Los dilemas de esto último han sido planteados por Javier Tello en el programa Es la hora de opinar, que compartimos los lunes, y en una conferencia titulada: “¿De vecinos distantes a devotos enemigos?”

Según Tello, los dilemas de la negociación para México  son: confrontar o apaciguar, negociar en paquete o  cosa por cosa, negociar con aliados o solos; negociar abierta o discretamente.

La negociación será peor para nosotros si México elige apaciguar, negociar cosa por cosa, negociar pensando solo en sus intereses y negociar discretamente, en el círculo cerrado de la negociación misma.

Nuestras posibilidades de reducir los daños crecerán si México define bien lo que no está dispuesto a ceder, si pone en la mesa el conjunto de la relación más que sus partes, si incluye en su estrategia los intereses de otros países y si se hace oír fuera de la mesa de negociación: en los medios, en el Congreso, en los gobiernos locales, en los frentes empresariales, políticos y diplomáticos de ambos países.

La gran desventaja de México es que parece un enemigo designado fácil de golpear. México tiene que demostrar que no es tan fácil golpearlo y que donde es fácil es injusto y, por eso, inaceptable.

Atropellando a México Trump puede presentar victorias rápidas que prueben la verdad de sus promesas ante sus votantes.

Puede empezar a levantar el muro que falta desde el primer día de su gobierno.
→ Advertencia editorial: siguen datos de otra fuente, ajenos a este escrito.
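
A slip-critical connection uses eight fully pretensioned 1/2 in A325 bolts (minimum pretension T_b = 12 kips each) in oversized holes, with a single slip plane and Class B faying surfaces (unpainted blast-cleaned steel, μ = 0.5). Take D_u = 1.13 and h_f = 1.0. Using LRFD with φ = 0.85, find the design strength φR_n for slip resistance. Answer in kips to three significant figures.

46.1 kips

R_n = μ · D_u · h_f · T_b · n_s · n_b = 0.5 × 1.13 × 1.0 × 12 × 1 × 8 = 54.24 kips.
Design strength φR_n = 0.85 × 54.24 = 46.1 kips.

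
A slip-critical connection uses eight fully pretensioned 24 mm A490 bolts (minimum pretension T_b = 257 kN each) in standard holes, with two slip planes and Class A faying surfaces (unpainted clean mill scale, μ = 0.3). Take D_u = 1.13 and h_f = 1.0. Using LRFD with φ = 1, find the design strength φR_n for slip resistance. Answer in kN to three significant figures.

1390 kN

R_n = μ · D_u · h_f · T_b · n_s · n_b = 0.3 × 1.13 × 1.0 × 257 × 2 × 8 = 1394 kN.
Design strength φR_n = 1 × 1394 = 1390 kN.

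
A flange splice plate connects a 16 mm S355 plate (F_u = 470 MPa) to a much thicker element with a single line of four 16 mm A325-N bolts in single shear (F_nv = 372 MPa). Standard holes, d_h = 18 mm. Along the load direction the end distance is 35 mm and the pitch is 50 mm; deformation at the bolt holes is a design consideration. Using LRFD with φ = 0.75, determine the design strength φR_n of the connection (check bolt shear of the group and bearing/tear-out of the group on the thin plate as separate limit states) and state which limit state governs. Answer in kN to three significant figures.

Bolt shear: A_b = π·16²/4 = 201.1 mm²; R_n = 372 × 201.1 × 4 × 1 / 1000 = 299.2 kN → 0.75 × 299.2 = 224 kN.
Bearing (1.2 l_c t F_u ≤ 2.4 d t F_u): upper limit = 2.4·16·16·470 / 1000 = 288.8 kN.
  Edge l_c = 35 − 18/2 = 26 → r_n = 234.6 kN; interior l_c = 50 − 18 = 32 → r_n = 288.8 kN.
  R_n,bearing = 1·234.6 + 3·288.8 = 1101 kN → 0.75 × 1101 = 826 kN.
Bolt shear governs: 224 kN.

224 kN (bolt shear governs)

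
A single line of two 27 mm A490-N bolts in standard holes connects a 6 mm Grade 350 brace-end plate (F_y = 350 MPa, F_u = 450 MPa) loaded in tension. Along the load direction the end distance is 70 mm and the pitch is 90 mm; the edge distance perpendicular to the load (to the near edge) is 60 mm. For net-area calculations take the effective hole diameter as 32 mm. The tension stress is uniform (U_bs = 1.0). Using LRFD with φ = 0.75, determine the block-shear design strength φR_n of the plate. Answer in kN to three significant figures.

Shear plane L_v = 70 + 1·90 = 160 mm; A_gv = 160 × 6 = 960 mm².
A_nv = (160 − 1.5·32) × 6 = 672 mm².
A_nt = (60 − 0.5·32) × 6 = 264 mm².
0.6 F_u A_nv = 181.4 kN; 0.6 F_y A_gv = 201.6 kN → shear rupture governs the shear term.
R_n = 181.4 + 1.0 × 450 × 264 / 1000 = 300.2 kN.
Design strength φR_n = 0.75 × 300.2 = 225 kN.

225 kN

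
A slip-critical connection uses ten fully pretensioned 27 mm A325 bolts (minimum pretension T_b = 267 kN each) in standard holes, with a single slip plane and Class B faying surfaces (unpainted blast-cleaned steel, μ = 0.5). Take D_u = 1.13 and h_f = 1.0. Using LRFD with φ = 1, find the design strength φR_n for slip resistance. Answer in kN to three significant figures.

1510 kN

R_n = μ · D_u · h_f · T_b · n_s · n_b = 0.5 × 1.13 × 1.0 × 267 × 1 × 10 = 1509 kN.
Design strength φR_n = 1 × 1509 = 1510 kN.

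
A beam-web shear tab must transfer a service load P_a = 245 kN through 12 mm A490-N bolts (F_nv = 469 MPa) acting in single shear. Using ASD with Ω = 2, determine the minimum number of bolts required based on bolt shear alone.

10 bolts

A_b = π·12²/4 = 113.1 mm².
Per-bolt allowable strength R_n/Ω = 469 × 113.1 × 1 / 1000 / 2 = 26.52 kN.
n ≥ 245 / 26.52 = 9.238 → use 10 bolts.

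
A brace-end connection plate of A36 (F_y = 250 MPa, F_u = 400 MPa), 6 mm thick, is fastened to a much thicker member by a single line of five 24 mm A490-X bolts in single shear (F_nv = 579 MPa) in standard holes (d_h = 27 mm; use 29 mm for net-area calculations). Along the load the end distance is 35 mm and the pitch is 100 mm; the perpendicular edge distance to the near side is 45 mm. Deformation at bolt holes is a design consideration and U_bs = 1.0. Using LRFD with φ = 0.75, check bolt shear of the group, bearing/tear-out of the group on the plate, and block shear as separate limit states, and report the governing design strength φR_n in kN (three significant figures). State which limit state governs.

349 kN (block shear governs)

Bolt shear: A_b = π·24²/4 = 452.4 mm²; R_n = 579 × 452.4 × 5 × 1 / 1000 = 1310 kN → 0.75 × 1310 = 982 kN.
Bearing: edge l_c = 21.5, r_n = 61.92 kN; interior l_c = 73, r_n = 138.2 kN; R_n = 61.92 + 4·138.2 = 614.9 kN → 461 kN.
Block shear: A_gv = 2610, A_nv = 1827, A_nt = 183 mm²; R_n = min(0.6F_uA_nv, 0.6F_yA_gv) + U_bs·F_u·A_nt = 464.7 kN → 349 kN.
Block shear governs: 349 kN.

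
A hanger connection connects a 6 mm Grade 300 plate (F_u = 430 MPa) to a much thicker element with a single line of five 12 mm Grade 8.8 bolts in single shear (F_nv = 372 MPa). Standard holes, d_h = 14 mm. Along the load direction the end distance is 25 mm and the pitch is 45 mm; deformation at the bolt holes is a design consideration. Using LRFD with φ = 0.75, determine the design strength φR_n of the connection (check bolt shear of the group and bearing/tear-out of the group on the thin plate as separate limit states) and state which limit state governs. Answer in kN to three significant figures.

158 kN (bolt shear governs)

Bolt shear: A_b = π·12²/4 = 113.1 mm²; R_n = 372 × 113.1 × 5 × 1 / 1000 = 210.4 kN → 0.75 × 210.4 = 158 kN.
Bearing (1.2 l_c t F_u ≤ 2.4 d t F_u): upper limit = 2.4·12·6·430 / 1000 = 74.3 kN.
  Edge l_c = 25 − 14/2 = 18 → r_n = 55.73 kN; interior l_c = 45 − 14 = 31 → r_n = 74.3 kN.
  R_n,bearing = 1·55.73 + 4·74.3 = 352.9 kN → 0.75 × 352.9 = 265 kN.
Bolt shear governs: 158 kN.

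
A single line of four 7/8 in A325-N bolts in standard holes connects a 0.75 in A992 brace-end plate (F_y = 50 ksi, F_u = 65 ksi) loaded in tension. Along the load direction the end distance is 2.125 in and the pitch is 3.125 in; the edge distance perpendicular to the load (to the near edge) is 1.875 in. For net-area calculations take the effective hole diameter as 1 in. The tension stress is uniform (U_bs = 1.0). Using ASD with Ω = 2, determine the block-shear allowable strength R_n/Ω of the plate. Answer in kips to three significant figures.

Shear plane L_v = 2.125 + 3·3.125 = 11.5 in; A_gv = 11.5 × 0.75 = 8.625 in².
A_nv = (11.5 − 3.5·1) × 0.75 = 6 in².
A_nt = (1.875 − 0.5·1) × 0.75 = 1.031 in².
0.6 F_u A_nv = 234 kips; 0.6 F_y A_gv = 258.8 kips → shear rupture governs the shear term.
R_n = 234 + 1.0 × 65 × 1.031 = 301 kips.
Allowable strength R_n/Ω = 301 / 2 = 151 kips.

151 kips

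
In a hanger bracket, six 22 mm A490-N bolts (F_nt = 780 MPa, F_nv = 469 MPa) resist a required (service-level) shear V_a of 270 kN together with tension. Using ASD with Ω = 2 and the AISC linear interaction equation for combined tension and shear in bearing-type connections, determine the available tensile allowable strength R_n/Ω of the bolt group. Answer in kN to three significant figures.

A_b = π·22²/4 = 380.1 mm²; f_rv = 270 × 1000 / (6 × 380.1) = 118.4 MPa.
F'_nt = 1.3 F_nt − (Ω F_nt / F_nv) f_rv = 1.3·780 − (2·780/469)·118.4 = 620.2 MPa, capped at F_nt → F'_nt = 620.2 MPa.
R_n = F'_nt · A_b · n = 620.2 × 380.1 × 6 / 1000 = 1415 kN.
Allowable strength R_n/Ω = 1415 / 2 = 707 kN.

707 kN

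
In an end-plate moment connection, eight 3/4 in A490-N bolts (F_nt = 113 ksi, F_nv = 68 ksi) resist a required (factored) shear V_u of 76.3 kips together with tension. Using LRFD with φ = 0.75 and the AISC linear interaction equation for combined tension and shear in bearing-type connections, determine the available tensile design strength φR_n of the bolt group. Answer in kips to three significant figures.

A_b = π·0.75²/4 = 0.4418 in²; f_rv = 76.3 / (8 × 0.4418) = 21.59 ksi.
F'_nt = 1.3 F_nt − (F_nt / φF_nv) f_rv = 1.3·113 − (113/(0.75·68))·21.59 = 99.07 ksi, capped at F_nt → F'_nt = 99.07 ksi.
R_n = F'_nt · A_b · n = 99.07 × 0.4418 × 8 = 350.1 kips.
Design strength φR_n = 0.75 × 350.1 = 263 kips.

263 kips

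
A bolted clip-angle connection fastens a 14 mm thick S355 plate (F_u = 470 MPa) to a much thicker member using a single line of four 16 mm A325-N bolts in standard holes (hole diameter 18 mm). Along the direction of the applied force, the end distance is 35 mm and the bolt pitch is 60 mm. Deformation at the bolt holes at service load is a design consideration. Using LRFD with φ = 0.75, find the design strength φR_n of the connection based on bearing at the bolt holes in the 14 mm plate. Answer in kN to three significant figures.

Per bolt r_n = 1.2 l_c t F_u ≤ 2.4 d t F_u; upper limit = 2.4 × 16 × 14 × 470 / 1000 = 252.7 kN.
Edge bolt: l_c = 35 − 18/2 = 26 mm → 1.2 × 26 × 14 × 470 / 1000 = 205.3 → r_n = 205.3 kN.
Interior bolts: l_c = 60 − 18 = 42 mm → 1.2 × 42 × 14 × 470 / 1000 = 331.6 → r_n = 252.7 kN.
R_n = 1 × 205.3 + 3 × 252.7 = 963.3 kN.
Design strength φR_n = 0.75 × 963.3 = 722 kN.

722 kN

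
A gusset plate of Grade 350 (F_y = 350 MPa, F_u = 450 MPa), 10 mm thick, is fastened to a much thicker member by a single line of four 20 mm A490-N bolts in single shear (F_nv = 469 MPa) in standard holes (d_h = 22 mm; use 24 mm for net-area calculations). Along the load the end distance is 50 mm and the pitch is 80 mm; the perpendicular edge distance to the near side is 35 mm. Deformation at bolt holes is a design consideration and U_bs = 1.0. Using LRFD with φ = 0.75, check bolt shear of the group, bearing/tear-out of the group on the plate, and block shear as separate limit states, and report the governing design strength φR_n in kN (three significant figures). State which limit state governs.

442 kN (bolt shear governs)

Bolt shear: A_b = π·20²/4 = 314.2 mm²; R_n = 469 × 314.2 × 4 × 1 / 1000 = 589.4 kN → 0.75 × 589.4 = 442 kN.
Bearing: edge l_c = 39, r_n = 210.6 kN; interior l_c = 58, r_n = 216 kN; R_n = 210.6 + 3·216 = 858.6 kN → 644 kN.
Block shear: A_gv = 2900, A_nv = 2060, A_nt = 230 mm²; R_n = min(0.6F_uA_nv, 0.6F_yA_gv) + U_bs·F_u·A_nt = 659.7 kN → 495 kN.
Bolt shear governs: 442 kN.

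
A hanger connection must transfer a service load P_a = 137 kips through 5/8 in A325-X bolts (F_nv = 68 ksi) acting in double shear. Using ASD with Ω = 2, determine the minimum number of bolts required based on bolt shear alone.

7 bolts

A_b = π·0.625²/4 = 0.3068 in².
Per-bolt allowable strength R_n/Ω = 68 × 0.3068 × 2 / 2 = 20.86 kips.
n ≥ 137 / 20.86 = 6.567 → use 7 bolts.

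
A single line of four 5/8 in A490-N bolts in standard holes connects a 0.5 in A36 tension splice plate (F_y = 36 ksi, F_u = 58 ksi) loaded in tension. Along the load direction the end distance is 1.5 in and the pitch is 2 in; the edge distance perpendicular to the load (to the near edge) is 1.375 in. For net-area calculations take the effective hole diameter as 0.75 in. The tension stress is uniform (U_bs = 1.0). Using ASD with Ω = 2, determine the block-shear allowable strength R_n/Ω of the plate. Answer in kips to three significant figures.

55 kips

Shear plane L_v = 1.5 + 3·2 = 7.5 in; A_gv = 7.5 × 0.5 = 3.75 in².
A_nv = (7.5 − 3.5·0.75) × 0.5 = 2.438 in².
A_nt = (1.375 − 0.5·0.75) × 0.5 = 0.5 in².
0.6 F_u A_nv = 84.82 kips; 0.6 F_y A_gv = 81 kips → shear yielding governs the shear term.
R_n = 81 + 1.0 × 58 × 0.5 = 110 kips.
Allowable strength R_n/Ω = 110 / 2 = 55 kips.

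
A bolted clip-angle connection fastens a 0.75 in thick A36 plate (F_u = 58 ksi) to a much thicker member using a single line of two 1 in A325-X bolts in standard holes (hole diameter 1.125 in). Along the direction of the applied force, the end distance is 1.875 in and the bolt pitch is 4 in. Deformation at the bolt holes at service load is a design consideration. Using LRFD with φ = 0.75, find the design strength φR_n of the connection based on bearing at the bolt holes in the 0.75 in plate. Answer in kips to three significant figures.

Per bolt r_n = 1.2 l_c t F_u ≤ 2.4 d t F_u; upper limit = 2.4 × 1 × 0.75 × 58 = 104.4 kips.
Edge bolt: l_c = 1.875 − 1.125/2 = 1.312 in → 1.2 × 1.312 × 0.75 × 58 = 68.51 → r_n = 68.51 kips.
Interior bolts: l_c = 4 − 1.125 = 2.875 in → 1.2 × 2.875 × 0.75 × 58 = 150.1 → r_n = 104.4 kips.
R_n = 1 × 68.51 + 1 × 104.4 = 172.9 kips.
Design strength φR_n = 0.75 × 172.9 = 130 kips.

130 kips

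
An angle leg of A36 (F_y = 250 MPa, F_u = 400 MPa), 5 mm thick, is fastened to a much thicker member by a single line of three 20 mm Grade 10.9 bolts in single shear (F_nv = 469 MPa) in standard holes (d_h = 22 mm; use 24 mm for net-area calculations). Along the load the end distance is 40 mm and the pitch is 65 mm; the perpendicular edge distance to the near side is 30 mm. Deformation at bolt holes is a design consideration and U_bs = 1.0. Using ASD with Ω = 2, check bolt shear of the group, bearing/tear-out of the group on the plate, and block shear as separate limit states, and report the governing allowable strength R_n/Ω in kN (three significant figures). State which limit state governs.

Bolt shear: A_b = π·20²/4 = 314.2 mm²; R_n = 469 × 314.2 × 3 × 1 / 1000 = 442 kN → 442 / 2 = 221 kN.
Bearing: edge l_c = 29, r_n = 69.6 kN; interior l_c = 43, r_n = 96 kN; R_n = 69.6 + 2·96 = 261.6 kN → 131 kN.
Block shear: A_gv = 850, A_nv = 550, A_nt = 90 mm²; R_n = min(0.6F_uA_nv, 0.6F_yA_gv) + U_bs·F_u·A_nt = 163.5 kN → 81.8 kN.
Block shear governs: 81.8 kN.

81.8 kN (block shear governs)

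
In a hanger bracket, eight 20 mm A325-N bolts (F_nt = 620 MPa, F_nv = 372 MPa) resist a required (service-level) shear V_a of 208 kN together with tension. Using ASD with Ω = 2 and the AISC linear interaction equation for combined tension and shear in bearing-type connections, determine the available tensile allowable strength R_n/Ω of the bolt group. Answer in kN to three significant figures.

666 kN

A_b = π·20²/4 = 314.2 mm²; f_rv = 208 × 1000 / (8 × 314.2) = 82.76 MPa.
F'_nt = 1.3 F_nt − (Ω F_nt / F_nv) f_rv = 1.3·620 − (2·620/372)·82.76 = 530.1 MPa, capped at F_nt → F'_nt = 530.1 MPa.
R_n = F'_nt · A_b · n = 530.1 × 314.2 × 8 / 1000 = 1332 kN.
Allowable strength R_n/Ω = 1332 / 2 = 666 kN.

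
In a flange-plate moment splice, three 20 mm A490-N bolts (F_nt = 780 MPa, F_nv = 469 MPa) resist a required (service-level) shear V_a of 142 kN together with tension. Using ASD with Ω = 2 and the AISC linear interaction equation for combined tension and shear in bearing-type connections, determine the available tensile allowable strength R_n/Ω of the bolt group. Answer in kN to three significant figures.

A_b = π·20²/4 = 314.2 mm²; f_rv = 142 × 1000 / (3 × 314.2) = 150.7 MPa.
F'_nt = 1.3 F_nt − (Ω F_nt / F_nv) f_rv = 1.3·780 − (2·780/469)·150.7 = 512.8 MPa, capped at F_nt → F'_nt = 512.8 MPa.
R_n = F'_nt · A_b · n = 512.8 × 314.2 × 3 / 1000 = 483.3 kN.
Allowable strength R_n/Ω = 483.3 / 2 = 242 kN.

242 kN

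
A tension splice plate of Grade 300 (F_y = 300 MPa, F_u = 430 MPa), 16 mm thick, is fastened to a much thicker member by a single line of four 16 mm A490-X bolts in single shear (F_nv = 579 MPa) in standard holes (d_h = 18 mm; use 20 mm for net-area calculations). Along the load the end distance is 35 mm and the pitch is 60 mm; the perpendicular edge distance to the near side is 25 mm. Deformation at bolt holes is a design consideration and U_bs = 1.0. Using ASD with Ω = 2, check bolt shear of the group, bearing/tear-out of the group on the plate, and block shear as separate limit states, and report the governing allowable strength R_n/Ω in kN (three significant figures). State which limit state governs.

233 kN (bolt shear governs)

Bolt shear: A_b = π·16²/4 = 201.1 mm²; R_n = 579 × 201.1 × 4 × 1 / 1000 = 465.7 kN → 465.7 / 2 = 233 kN.
Bearing: edge l_c = 26, r_n = 214.7 kN; interior l_c = 42, r_n = 264.2 kN; R_n = 214.7 + 3·264.2 = 1007 kN → 504 kN.
Block shear: A_gv = 3440, A_nv = 2320, A_nt = 240 mm²; R_n = min(0.6F_uA_nv, 0.6F_yA_gv) + U_bs·F_u·A_nt = 701.8 kN → 351 kN.
Bolt shear governs: 233 kN.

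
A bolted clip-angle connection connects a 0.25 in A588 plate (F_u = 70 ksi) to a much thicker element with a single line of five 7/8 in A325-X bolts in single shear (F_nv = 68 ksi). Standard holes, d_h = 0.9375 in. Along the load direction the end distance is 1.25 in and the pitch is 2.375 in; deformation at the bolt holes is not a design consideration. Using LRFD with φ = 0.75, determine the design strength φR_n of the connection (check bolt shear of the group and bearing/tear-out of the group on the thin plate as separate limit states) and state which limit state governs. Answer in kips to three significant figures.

Bolt shear: A_b = π·0.875²/4 = 0.6013 in²; R_n = 68 × 0.6013 × 5 × 1 = 204.4 kips → 0.75 × 204.4 = 153 kips.
Bearing (1.5 l_c t F_u ≤ 3.0 d t F_u): upper limit = 3.0·0.875·0.25·70 = 45.94 kips.
  Edge l_c = 1.25 − 0.9375/2 = 0.7812 → r_n = 20.51 kips; interior l_c = 2.375 − 0.9375 = 1.438 → r_n = 37.73 kips.
  R_n,bearing = 1·20.51 + 4·37.73 = 171.4 kips → 0.75 × 171.4 = 129 kips.
Bearing governs: 129 kips.

129 kips (bearing governs)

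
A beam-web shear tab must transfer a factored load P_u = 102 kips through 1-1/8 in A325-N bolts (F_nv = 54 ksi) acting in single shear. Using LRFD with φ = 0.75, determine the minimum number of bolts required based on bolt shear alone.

3 bolts

A_b = π·1.125²/4 = 0.994 in².
Per-bolt design strength φR_n = 0.75 × 54 × 0.994 × 1 = 40.26 kips.
n ≥ 102 / 40.26 = 2.534 → use 3 bolts.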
Desde el primer día puede ordenar deportaciones mayores que las de Obama. Desde el primer día también puede decidir que se sale del Nafta si México se niega a renegociarlo.

Si México acepta negociar solo esos tres puntos, en el fondo no tendrá nada qué negociar: su contraparte puede decidir unilateralmente sobre todas ellas.

México tiene que establecer desde el primer momento que la relación de los dos países es más compleja que lo establecido por Trump, y México un vecino más estratégico y menos fácil de golpear de lo que parece.